The court remanded for resentencing where the trial court imposed consecutive sentences based on a misapprehension of G.S. 14-7. The jury found the defendant guilty of multiple counts of robbery and attaining habitual felon status. The trial court sentenced the defendant as a habitual felon to three consecutive terms of imprisonment for his three common law robbery convictions, stating that “the law requires consecutive sentences on habitual felon judgments.” However, under G.S. 14-7.6, a trial court only is required to impose a sentence consecutively to “any sentence being served by” the defendant. Thus, if the defendant is not currently serving a term of imprisonment, the trial court may exercise its discretion in determining whether to impose concurrent or consecutive sentences.
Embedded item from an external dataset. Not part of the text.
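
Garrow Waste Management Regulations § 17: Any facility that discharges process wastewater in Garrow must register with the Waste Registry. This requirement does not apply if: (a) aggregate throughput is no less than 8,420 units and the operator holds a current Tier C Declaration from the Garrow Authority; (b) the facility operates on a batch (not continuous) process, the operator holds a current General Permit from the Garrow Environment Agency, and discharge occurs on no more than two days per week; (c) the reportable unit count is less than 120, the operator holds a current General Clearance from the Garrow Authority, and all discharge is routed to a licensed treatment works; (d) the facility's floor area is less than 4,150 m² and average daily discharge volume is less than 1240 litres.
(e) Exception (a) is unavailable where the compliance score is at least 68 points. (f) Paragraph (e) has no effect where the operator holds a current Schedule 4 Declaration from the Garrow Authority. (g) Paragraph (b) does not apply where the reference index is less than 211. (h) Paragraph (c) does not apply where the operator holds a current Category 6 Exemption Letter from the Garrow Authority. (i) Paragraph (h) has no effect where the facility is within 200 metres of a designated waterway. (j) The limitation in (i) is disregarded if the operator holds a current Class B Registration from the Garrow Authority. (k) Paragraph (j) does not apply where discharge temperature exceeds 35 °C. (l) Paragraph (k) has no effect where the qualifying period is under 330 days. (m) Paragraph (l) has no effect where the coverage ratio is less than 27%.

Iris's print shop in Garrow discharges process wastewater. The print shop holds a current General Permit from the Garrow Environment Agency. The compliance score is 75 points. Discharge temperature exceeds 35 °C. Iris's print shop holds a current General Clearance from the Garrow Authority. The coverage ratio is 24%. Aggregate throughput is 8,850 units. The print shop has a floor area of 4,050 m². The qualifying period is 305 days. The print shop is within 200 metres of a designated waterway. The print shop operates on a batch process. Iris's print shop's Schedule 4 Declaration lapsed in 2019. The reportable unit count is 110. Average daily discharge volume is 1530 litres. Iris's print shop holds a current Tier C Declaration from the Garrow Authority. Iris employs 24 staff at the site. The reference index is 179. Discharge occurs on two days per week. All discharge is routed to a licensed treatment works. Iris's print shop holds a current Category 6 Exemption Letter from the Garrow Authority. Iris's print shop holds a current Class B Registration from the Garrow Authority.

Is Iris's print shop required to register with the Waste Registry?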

The trial court did not err by ordering the defendant to serve a habitual felon sentence consecutive to sentences already being served. The defendant argued that the trial court “misapprehend[ed]” the law “when it determined that it did not have the discretion to decide” to run the defendant’s sentence concurrently with his earlier convictions. The court noted that G.S. 14-7.6 “has long provided” that habitual felon sentences “shall run consecutively with and shall commence at the expiration of any sentence being served by the person sentenced under this section.” 

A defendant may be sentenced as a habitual felon for an underlying felony of drug trafficking.

Rejecting the defendant’s argument that his sentence of 84-110 months in prison for possession of cocaine as a habitual felon constituted cruel and unusual punishment. 

Trial judge could have could have consolidated into a single judgment multiple offenses, all of which were elevated to a Class C because of habitual felon status.